Time magazine this month reported that the organizations are seeking to “create a protective zone that will fit like a sock over the southern half of Baja California—where the peninsula’s greatest biodiversity is found—extending into the waters of the Gulf of California to the east of Baja and the Pacific Ocean to the west.”
The article also says the proposal states, “Some sport and artisanal fishing will be allowed near the coasts, and a tightly regulated ecotourism industry, but no industrial fishing. Farther out into the ocean will be a ‘no take’ zone that will leave part of the Pacific and the Gulf of California entirely untouched.”

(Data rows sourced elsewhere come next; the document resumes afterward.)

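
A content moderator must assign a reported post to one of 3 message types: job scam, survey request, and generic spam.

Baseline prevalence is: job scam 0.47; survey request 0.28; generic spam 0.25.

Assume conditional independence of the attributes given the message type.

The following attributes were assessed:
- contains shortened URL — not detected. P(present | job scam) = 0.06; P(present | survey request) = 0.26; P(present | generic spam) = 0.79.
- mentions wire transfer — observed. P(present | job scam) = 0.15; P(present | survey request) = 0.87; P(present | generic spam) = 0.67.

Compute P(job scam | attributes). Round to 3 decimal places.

Multiply each prior by the joint likelihood of the attribute pattern (using 1 − P(present | H) for each absent attribute):
  job scam: 0.47 × (1 − 0.06) × 0.15 = 0.06627
  survey request: 0.28 × (1 − 0.26) × 0.87 = 0.18026
  generic spam: 0.25 × (1 − 0.79) × 0.67 = 0.035175
The unnormalized weights sum to 0.28171.
P(job scam | evidence) = 0.06627 / 0.28171 ≈ 0.235.

0.235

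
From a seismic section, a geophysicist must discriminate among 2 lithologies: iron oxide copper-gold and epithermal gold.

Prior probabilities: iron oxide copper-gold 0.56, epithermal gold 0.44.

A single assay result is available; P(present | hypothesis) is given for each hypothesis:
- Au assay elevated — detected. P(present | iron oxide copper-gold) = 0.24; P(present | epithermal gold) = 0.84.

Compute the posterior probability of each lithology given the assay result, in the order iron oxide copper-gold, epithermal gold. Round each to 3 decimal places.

Multiply each prior by the likelihood of the assay result:
  iron oxide copper-gold: 0.56 × 0.24 = 0.1344
  epithermal gold: 0.44 × 0.84 = 0.3696
Normalizing constant Z = 0.1344 + 0.3696 = 0.504.
P(iron oxide copper-gold | evidence) = 0.1344 / 0.504 ≈ 0.267
P(epithermal gold | evidence) = 0.3696 / 0.504 ≈ 0.733

0.267, 0.733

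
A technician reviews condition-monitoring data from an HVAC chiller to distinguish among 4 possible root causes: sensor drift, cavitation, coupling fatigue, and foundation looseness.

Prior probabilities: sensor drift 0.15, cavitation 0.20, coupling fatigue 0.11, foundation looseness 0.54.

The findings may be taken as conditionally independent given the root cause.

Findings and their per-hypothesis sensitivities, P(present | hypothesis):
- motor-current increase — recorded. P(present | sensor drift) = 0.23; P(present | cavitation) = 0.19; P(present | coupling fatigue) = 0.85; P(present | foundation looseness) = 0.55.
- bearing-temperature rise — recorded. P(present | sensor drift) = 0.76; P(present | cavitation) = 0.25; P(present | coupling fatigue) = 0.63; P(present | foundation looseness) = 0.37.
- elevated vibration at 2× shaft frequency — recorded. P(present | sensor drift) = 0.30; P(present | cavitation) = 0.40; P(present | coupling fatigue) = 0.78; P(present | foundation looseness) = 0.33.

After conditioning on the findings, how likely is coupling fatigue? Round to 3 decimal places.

By Bayes' rule with conditional independence, the unnormalized weight for each hypothesis is prior × ∏ likelihoods:
  sensor drift: 0.15 × 0.23 × 0.76 × 0.30 = 0.007866
  cavitation: 0.20 × 0.19 × 0.25 × 0.40 = 0.0038
  coupling fatigue: 0.11 × 0.85 × 0.63 × 0.78 = 0.045946
  foundation looseness: 0.54 × 0.55 × 0.37 × 0.33 = 0.036264
The unnormalized weights sum to 0.093876.
P(coupling fatigue | evidence) = 0.045946 / 0.093876 ≈ 0.489.

0.489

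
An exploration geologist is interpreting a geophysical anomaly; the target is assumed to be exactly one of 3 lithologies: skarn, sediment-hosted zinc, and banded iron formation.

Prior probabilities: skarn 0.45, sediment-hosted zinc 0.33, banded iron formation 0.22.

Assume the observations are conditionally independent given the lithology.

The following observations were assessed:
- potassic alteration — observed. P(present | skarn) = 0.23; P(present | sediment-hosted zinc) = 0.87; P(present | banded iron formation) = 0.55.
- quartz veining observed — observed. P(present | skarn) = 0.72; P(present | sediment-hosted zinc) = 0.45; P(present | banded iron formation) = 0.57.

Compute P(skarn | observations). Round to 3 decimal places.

Multiply each prior by the joint likelihood of the evidence pattern:
  skarn: 0.45 × 0.23 × 0.72 = 0.07452
  sediment-hosted zinc: 0.33 × 0.87 × 0.45 = 0.1292
  banded iron formation: 0.22 × 0.55 × 0.57 = 0.06897
The unnormalized weights sum to 0.27269.
P(skarn | evidence) = 0.07452 / 0.27269 ≈ 0.273.

0.273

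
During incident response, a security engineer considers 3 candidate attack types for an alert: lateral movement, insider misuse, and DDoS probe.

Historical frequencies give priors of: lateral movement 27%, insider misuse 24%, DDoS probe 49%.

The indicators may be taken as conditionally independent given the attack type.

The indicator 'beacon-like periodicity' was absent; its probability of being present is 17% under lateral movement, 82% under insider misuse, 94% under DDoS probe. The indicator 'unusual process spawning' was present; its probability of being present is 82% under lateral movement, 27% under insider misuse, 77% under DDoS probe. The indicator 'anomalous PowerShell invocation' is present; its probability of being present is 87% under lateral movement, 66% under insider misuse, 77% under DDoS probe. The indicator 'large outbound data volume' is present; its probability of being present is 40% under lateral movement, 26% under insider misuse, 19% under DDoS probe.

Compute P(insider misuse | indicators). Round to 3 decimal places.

0.029

Multiply each prior by the joint likelihood of the indicator pattern (using 1 − P(present | H) for each absent indicator):
  lateral movement: 0.27 × (1 − 0.17) × 0.82 × 0.87 × 0.40 = 0.063949
  insider misuse: 0.24 × (1 − 0.82) × 0.27 × 0.66 × 0.26 = 0.0020015
  DDoS probe: 0.49 × (1 − 0.94) × 0.77 × 0.77 × 0.19 = 0.0033119
The unnormalized weights sum to 0.069263.
P(insider misuse | evidence) = 0.0020015 / 0.069263 ≈ 0.029.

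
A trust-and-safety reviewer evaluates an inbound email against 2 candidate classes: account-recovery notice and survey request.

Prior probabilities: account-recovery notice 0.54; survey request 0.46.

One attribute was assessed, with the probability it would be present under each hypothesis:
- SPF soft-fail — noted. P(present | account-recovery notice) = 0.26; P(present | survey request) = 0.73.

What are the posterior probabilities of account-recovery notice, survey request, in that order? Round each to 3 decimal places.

By Bayes' rule, the unnormalized weight for each hypothesis is prior × likelihood:
  account-recovery notice: 0.54 × 0.26 = 0.1404
  survey request: 0.46 × 0.73 = 0.3358
Normalizing constant Z = 0.1404 + 0.3358 = 0.4762.
P(account-recovery notice | evidence) = 0.1404 / 0.4762 ≈ 0.295
P(survey request | evidence) = 0.3358 / 0.4762 ≈ 0.705

0.295, 0.705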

Ultimately it will be up to the president of Mexico, Andres Manuel Lopez Obrador, to designate the waters as a marine preserve. A decision could come this year.
Fishing is a big business in this part of the world. Big for those selling their catch commercially, and big for tourist boats taking visitors out with the expectation something will be on the end of their line.
Tourist boats also are out in force chasing whales all for the enjoyment of looky-loos. What this is doing to these mammals, well, it can’t be beneficial.
Advocates for the preserve say the region has been overfished and something must be done to bring back the fish and their habitat.
The magazine article said only 4 percent of the bluefin tuna population in this region is still in these waters.
“For every 2.2 pounds of shrimp pulled from the ocean, there are more than 20 pounds of unwanted bycatch—mostly juveniles of various species,” Time reports. “The nets drag along the bottom of the ocean, damaging the delicate ecosystem of the ocean floor, and releasing the carbon that’s sequestered in the sediment.”
Cabo Pulmo is the example people keep returning to. Industrial and artisanal fishing are no longer allowed there, and ecotourism is regulated.
The coral reef there has recovered, and the fish population has increased by 465 percent, reports Time. Plus, the diversity of aquatic wildlife has also proliferated.